Dans le même temps, le président macédonien, Gjorge Ivanov, a écrit aux chefs d'Etat et de gouvernement des pays de l'OTAN pour leur demander de « réparer l'injustice » du sommet de 2008. En amont du prochain sommet de l'OTAN du mois de mai à Chicago, M. Ivanov a demandé aux 28 dirigeants de prendre en compte la décision de la CIJ et d'accepter son pays comme membre de l'OTAN.

Suite à la décision de la Cour internationale de justice, la Macédoine peut donc s'attendre à être acceptée au sein de l'OTAN sous le nom d'ancienne République yougoslave de Macédoine.

Le président grec, Karolos Papoulias, a rencontré le secrétaire général de l'OTAN, Anders Fogh Rasmussen, le 16 février dernier et aurait fait passer le message que son pays souhaitait aboutir à une « solution acceptable pour les deux parties ». M. Papoulias se serait également plaint que Skopje continue de tenter de s'approprier des pans de l'histoire grecque et aurait demandé à M. Rasmussen de l'aider à résoudre ce problème.

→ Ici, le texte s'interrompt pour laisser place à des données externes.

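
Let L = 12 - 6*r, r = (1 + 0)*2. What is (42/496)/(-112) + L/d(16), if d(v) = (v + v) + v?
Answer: -3/3968 ≈ -0.00075605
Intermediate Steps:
r = 2 (r = 1*2 = 2)
d(v) = 3*v (d(v) = 2*v + v = 3*v)
L = 0 (L = 12 - 6*2 = 12 - 12 = 0)
(42/496)/(-112) + L/d(16) = (42/496)/(-112) + 0/((3*16)) = (42*(1/496))*(-1/112) + 0/48 = (21/248)*(-1/112) + 0*(1/48) = -3/3968 + 0 = -3/3968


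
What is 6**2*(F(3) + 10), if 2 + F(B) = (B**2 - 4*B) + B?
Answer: 288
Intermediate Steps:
F(B) = -2 + B**2 - 3*B (F(B) = -2 + ((B**2 - 4*B) + B) = -2 + (B**2 - 3*B) = -2 + B**2 - 3*B)
6**2*(F(3) + 10) = 6**2*((-2 + 3**2 - 3*3) + 10) = 36*((-2 + 9 - 9) + 10) = 36*(-2 + 10) = 36*8 = 288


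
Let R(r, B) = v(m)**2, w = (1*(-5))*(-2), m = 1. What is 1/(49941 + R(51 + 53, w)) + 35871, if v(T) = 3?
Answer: 1791756451/49950 ≈ 35871.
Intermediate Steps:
w = 10 (w = -5*(-2) = 10)
R(r, B) = 9 (R(r, B) = 3**2 = 9)
1/(49941 + R(51 + 53, w)) + 35871 = 1/(49941 + 9) + 35871 = 1/49950 + 35871 = 1791756451/49950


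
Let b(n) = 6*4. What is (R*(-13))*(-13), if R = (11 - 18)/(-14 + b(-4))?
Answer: -1183/10 ≈ -118.30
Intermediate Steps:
b(n) = 24
R = -7/10 (R = (11 - 18)/(-14 + 24) = -7/10 ≈ -0.70000)
(R*(-13))*(-13) = -7/10*(-13)*(-13) = (91/10)*(-13) = -1183/10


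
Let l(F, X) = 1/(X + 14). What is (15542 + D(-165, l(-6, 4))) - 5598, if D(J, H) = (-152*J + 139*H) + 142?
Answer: 633127/18 ≈ 35174.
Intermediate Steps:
l(F, X) = 1/(14 + X)
D(J, H) = 142 - 152*J + 139*H
(15542 + D(-165, l(-6, 4))) - 5598 = (15542 + (142 - 152*(-165) + 139/(14 + 4))) - 5598 = (15542 + (142 + 25080 + 139/18)) - 5598 = (15542 + 454135/18) - 5598 = 733891/18 - 5598 = 633127/18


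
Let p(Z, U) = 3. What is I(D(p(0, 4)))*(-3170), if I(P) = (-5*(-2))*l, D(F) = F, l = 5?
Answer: -158500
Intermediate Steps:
I(P) = 50 (I(P) = -5*(-2)*5 = 10*5 = 50)
I(D(p(0, 4)))*(-3170) = 50*(-3170) = -158500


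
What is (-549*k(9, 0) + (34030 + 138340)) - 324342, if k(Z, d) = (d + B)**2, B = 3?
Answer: -156913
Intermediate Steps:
k(Z, d) = (3 + d)**2 (k(Z, d) = (d + 3)**2 = (3 + d)**2)
(-549*k(9, 0) + (34030 + 138340)) - 324342 = (-549*(3 + 0)**2 + (34030 + 138340)) - 324342 = (-549*3**2 + 172370) - 324342 = (-549*9 + 172370) - 324342 = (-4941 + 172370) - 324342 = 167429 - 324342 = -156913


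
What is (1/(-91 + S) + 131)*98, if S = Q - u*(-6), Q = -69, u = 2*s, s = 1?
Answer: 949963/74 ≈ 12837.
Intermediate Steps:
u = 2 (u = 2*1 = 2)
S = -57 (S = -69 - 2*(-6) = -69 - 1*(-12) = -69 + 12 = -57)
(1/(-91 + S) + 131)*98 = (1/(-91 - 57) + 131)*98 = (1/(-148) + 131)*98 = (-1/148 + 131)*98 = (19387/148)*98 = 949963/74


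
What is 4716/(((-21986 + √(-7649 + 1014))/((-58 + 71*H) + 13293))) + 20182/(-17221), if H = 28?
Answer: -9063860725054150/2774824500217 - 23930556*I*√6635/161130277 ≈ -3266.5 - 12.098*I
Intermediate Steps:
4716/(((-21986 + √(-7649 + 1014))/((-58 + 71*H) + 13293))) + 20182/(-17221) = 4716/(((-21986 + √(-7649 + 1014))/((-58 + 71*28) + 13293))) + 20182/(-17221) = 4716/(((-21986 + √(-6635))/((-58 + 1988) + 13293))) + 20182*(-1/17221) = 4716/(((-21986 + I*√6635)/(1930 + 13293))) - 20182/17221 = 4716/(((-21986 + I*√6635)/15223)) - 20182/17221 = 4716/(((-21986 + I*√6635)*(1/15223))) - 20182/17221 = 4716/(-21986/15223 + I*√6635/15223) - 20182/17221 = -20182/17221 + 4716/(-21986/15223 + I*√6635/15223)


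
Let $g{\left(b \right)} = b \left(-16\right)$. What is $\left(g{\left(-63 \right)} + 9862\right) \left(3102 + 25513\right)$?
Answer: $311045050$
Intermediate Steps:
$g{\left(b \right)} = - 16 b$
$\left(g{\left(-63 \right)} + 9862\right) \left(3102 + 25513\right) = \left(\left(-16\right) \left(-63\right) + 9862\right) \left(3102 + 25513\right) = \left(1008 + 9862\right) 28615 = 10870 \cdot 28615 = 311045050$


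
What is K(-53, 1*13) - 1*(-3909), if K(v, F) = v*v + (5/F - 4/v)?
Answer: 4629019/689 ≈ 6718.5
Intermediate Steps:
K(v, F) = v² - 4/v + 5/F (K(v, F) = v² + (-4/v + 5/F) = v² - 4/v + 5/F)
K(-53, 1*13) - 1*(-3909) = ((-53)² - 4/(-53) + 5/((1*13))) - 1*(-3909) = (2809 - 4*(-1/53) + 5/13) + 3909 = (2809 + 4/53 + 5*(1/13)) + 3909 = (2809 + 4/53 + 5/13) + 3909 = 1935718/689 + 3909 = 4629019/689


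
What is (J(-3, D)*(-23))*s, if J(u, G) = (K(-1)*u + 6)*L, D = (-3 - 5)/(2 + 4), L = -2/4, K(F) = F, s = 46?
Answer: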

Le premier ministre évite le commissaire

MM. Papademos et Gruevski tenteront de faire bonne figure et se rencontreront, mais il est peu probable qu'ils progressent vers la résolution de leur litige, a confié une source diplomatique à EurActiv.

Un autre diplomate a quant à lui décidé de voir le verre à moitié plein : même si cette réunion se révèle une simple occasion de prendre des photos ensemble, ce sera déjà positif, a-t-il affirmé.

Ce pessimisme fait suite à la dernière visite en date d'un négociateur de l'ONU, Matthew Nimetz, qui a rencontré M. Gruevski lundi à Skopje pour parler de ce problème.

Selon des sources de la Commission européenne, cette réunion a été décevante. M. Nimetz devrait se rendre à Athènes aujourd'hui.

Une source à l'exécutif européen a affirmé que M. Gruevski n'avait déposé aucune requête pour rencontrer un représentant de la Commission européenne à Bruxelles. Ce fonctionnaire a ajouté que M. Gruevski évitait de se rendre à la Commission et de rencontrer le commissaire à l'élargissement, Štefan Füle, qui s'est montré très critique envers les récentes actions nationalistes menées à Skopje et considérées à Athènes comme des « provocations ». 

Prochaines étapes: 

 

  • 1-2 mars : sommet de l'UE à Bruxelles et réunion prévue entre les premiers ministres grec et macédonien.